On a related note, I remember being told a story about a former colleague taking a possession case to trial. The accused’s car had been stopped, and an illegal item (possibly drugs; I can’t remember) had been found in the boot. The accused’s position at trial was along the lines of, “Although I have owned that car for a long time, I have never once opened the boot, so I have never had any idea of what was in there.” He was convicted.

So, knowledge is something that has to be inferred from the particular circumstances.


If you know of something’s existence, then the second question is whether you’re in control of it.

“Control” means having a meaningful say on the disposal of the thing in question.

In other words, if you have a wrap of heroin in your pocket, and you know it’s there, you would be able to exercise control over it by, for example, carrying it from A to B, consuming it or throwing it away.

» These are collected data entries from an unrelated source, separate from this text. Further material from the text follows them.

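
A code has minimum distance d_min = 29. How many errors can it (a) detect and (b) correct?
(a) Detection requires d_min ≥ e+1, so e ≤ d_min − 1 = 28.
(b) Correction requires d_min ≥ 2t+1, so t ≤ ⌊(d_min − 1)/2⌋ = ⌊28/2⌋ = 14.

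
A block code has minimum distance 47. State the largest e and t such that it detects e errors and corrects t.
(a) Detection requires d_min ≥ e+1, so e ≤ d_min − 1 = 46.
(b) Correction requires d_min ≥ 2t+1, so t ≤ ⌊(d_min − 1)/2⌋ = ⌊46/2⌋ = 23.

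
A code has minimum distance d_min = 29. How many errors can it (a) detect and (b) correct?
(a) Detection requires d_min ≥ e+1, so e ≤ d_min − 1 = 28.
(b) Correction requires d_min ≥ 2t+1, so t ≤ ⌊(d_min − 1)/2⌋ = ⌊28/2⌋ = 14.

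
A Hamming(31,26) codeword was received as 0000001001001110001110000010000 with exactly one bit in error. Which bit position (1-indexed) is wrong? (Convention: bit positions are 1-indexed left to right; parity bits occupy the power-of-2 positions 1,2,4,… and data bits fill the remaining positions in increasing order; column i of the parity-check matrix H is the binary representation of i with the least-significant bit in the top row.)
Syndrome s = H · r^T (mod 2), r = 0000001001001110001110000010000:
  s[0] = (1010101010101010101010101010101)·(0000001001001110001110000010000) mod 2 = 0+0+0+0+0+0+1+0+0+0+0+0+1+0+1+0+0+0+1+0+1+0+0+0+0+0+1+0+0+0+0 mod 2 = 0
  s[1] = (0110011001100110011001100110011)·(0000001001001110001110000010000) mod 2 = 0+0+0+0+0+0+1+0+0+1+0+0+0+1+1+0+0+0+1+0+0+0+0+0+0+0+1+0+0+0+0 mod 2 = 0
  s[2] = (0001111000011110000111100001111)·(0000001001001110001110000010000) mod 2 = 0+0+0+0+0+0+1+0+0+0+0+0+1+1+1+0+0+0+0+1+1+0+0+0+0+0+0+0+0+0+0 mod 2 = 0
  s[3] = (0000000111111110000000011111111)·(0000001001001110001110000010000) mod 2 = 0+0+0+0+0+0+0+0+0+1+0+0+1+1+1+0+0+0+0+0+0+0+0+0+0+0+1+0+0+0+0 mod 2 = 1
  s[4] = (0000000000000001111111111111111)·(0000001001001110001110000010000) mod 2 = 0+0+0+0+0+0+0+0+0+0+0+0+0+0+0+0+0+0+1+1+1+0+0+0+0+0+1+0+0+0+0 mod 2 = 0
Syndrome = 00010
Column i of H is the binary representation of i, so the syndrome is the binary index of the flipped bit.
Read s = 00010 with s[0] as LSB: 0·2^0 + 0·2^1 + 0·2^2 + 1·2^3 + 0·2^4 = 8.
Error is at bit position 8.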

You don’t have to physically have the item on you to be in control of it. If you were to name all of your “possessions”, you’d probably list things that you regard as belonging to you, like the clothes in your wardrobe, TV, collection of samurai swords etc. You have a meaningful say in what happens to those things, which is why you are assumed to “possess” them.

You can have knowledge of an item but not have control over it. For example, if your friend borrows your car, and you see her load a cache of illegally-obtained salmon into the front passenger seat before immediately driving off, you would probably not be considered to be in possession of said salmon if/when she is pursued and stopped by the police.

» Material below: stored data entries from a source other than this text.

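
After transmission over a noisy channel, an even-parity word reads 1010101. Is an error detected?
Sum of received bits: 1+0+1+0+1+0+1 = 4; 4 mod 2 = 0. Result is 0 → no error detected.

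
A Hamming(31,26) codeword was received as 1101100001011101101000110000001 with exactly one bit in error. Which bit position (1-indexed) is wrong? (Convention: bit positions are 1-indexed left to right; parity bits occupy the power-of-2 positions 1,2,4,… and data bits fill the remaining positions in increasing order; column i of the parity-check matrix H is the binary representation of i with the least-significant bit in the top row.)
Syndrome s = H · r^T (mod 2), r = 1101100001011101101000110000001:
  s[0] = (1010101010101010101010101010101)·(1101100001011101101000110000001) mod 2 = 1+0+0+0+1+0+0+0+0+0+0+0+1+0+0+0+1+0+1+0+0+0+1+0+0+0+0+0+0+0+1 mod 2 = 1
  s[1] = (0110011001100110011001100110011)·(1101100001011101101000110000001) mod 2 = 0+1+0+0+0+0+0+0+0+1+0+0+0+1+0+0+0+0+1+0+0+0+1+0+0+0+0+0+0+0+1 mod 2 = 0
  s[2] = (0001111000011110000111100001111)·(1101100001011101101000110000001) mod 2 = 0+0+0+1+1+0+0+0+0+0+0+1+1+1+0+0+0+0+0+0+0+0+1+0+0+0+0+0+0+0+1 mod 2 = 1
  s[3] = (0000000111111110000000011111111)·(1101100001011101101000110000001) mod 2 = 0+0+0+0+0+0+0+0+0+1+0+1+1+1+0+0+0+0+0+0+0+0+0+1+0+0+0+0+0+0+1 mod 2 = 0
  s[4] = (0000000000000001111111111111111)·(1101100001011101101000110000001) mod 2 = 0+0+0+0+0+0+0+0+0+0+0+0+0+0+0+1+1+0+1+0+0+0+1+1+0+0+0+0+0+0+1 mod 2 = 0
Syndrome = 10100
Column i of H is the binary representation of i, so the syndrome is the binary index of the flipped bit.
Read s = 10100 with s[0] as LSB: 1·2^0 + 0·2^1 + 1·2^2 + 0·2^3 + 0·2^4 = 5.
Error is at bit position 5.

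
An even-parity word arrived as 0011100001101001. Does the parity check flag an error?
Sum of received bits: 0+0+1+1+1+0+0+0+0+1+1+0+1+0+0+1 = 7; 7 mod 2 = 1. Result is 1 ≠ 0 → error detected.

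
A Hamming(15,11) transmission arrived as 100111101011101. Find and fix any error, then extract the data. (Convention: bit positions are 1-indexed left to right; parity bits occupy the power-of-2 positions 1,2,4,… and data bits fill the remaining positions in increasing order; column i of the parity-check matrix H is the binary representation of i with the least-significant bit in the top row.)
Syndrome s = H · r^T (mod 2), r = 100111101011101:
  s[0] = (101010101010101)·(100111101011101) mod 2 = 1+0+0+0+1+0+1+0+1+0+1+0+1+0+1 mod 2 = 1
  s[1] = (011001100110011)·(100111101011101) mod 2 = 0+0+0+0+0+1+1+0+0+0+1+0+0+0+1 mod 2 = 0
  s[2] = (000111100001111)·(100111101011101) mod 2 = 0+0+0+1+1+1+1+0+0+0+0+1+1+0+1 mod 2 = 1
  s[3] = (000000011111111)·(100111101011101) mod 2 = 0+0+0+0+0+0+0+0+1+0+1+1+1+0+1 mod 2 = 1
Syndrome = 1011
Column 13 of H equals this syndrome → error at bit 13 (1-indexed).
Flip bit 13: 100111101011101 → 100111101011001
Extract data bits at positions {3,5,6,7,9,10,11,12,13,14,15}: 01111011001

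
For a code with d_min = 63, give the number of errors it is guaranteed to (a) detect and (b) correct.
(a) Detection requires d_min ≥ e+1, so e ≤ d_min − 1 = 62.
(b) Correction requires d_min ≥ 2t+1, so t ≤ ⌊(d_min − 1)/2⌋ = ⌊62/2⌋ = 31.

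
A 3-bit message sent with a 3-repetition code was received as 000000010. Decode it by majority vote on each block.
Split into 3-bit blocks and majority-vote each:
  block 1 = 000: 0 ones, 3 zeros → 0
  block 2 = 000: 0 ones, 3 zeros → 0
  block 3 = 010: 1 ones, 2 zeros → 0
Decoded = 000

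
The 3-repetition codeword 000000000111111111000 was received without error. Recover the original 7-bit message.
Split into 3-bit blocks: 000 000 000 111 111 111 000
Data = 0001110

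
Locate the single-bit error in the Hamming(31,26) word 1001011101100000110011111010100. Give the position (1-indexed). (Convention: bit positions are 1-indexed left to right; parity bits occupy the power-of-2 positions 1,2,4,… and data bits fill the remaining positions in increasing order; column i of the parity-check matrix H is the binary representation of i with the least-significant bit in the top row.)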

More than one person can possess a single item. If you and I both travel to Dumfries in a car with a duffle bag full of cannabis in the boot, and we both know it’s in there, we would both be in possession of the bag and its contents.

Unwillingness to possess something does not tend to mean that you can escape the scope of possession. There are some statutory defences available in certain crimes that tell you what you should do in that situation. For example, s5(4) of the Misuse of Drugs Act 1971 allows you to take possession of controlled drugs in order to destroy them or hand them in to an authorised person (most likely the police).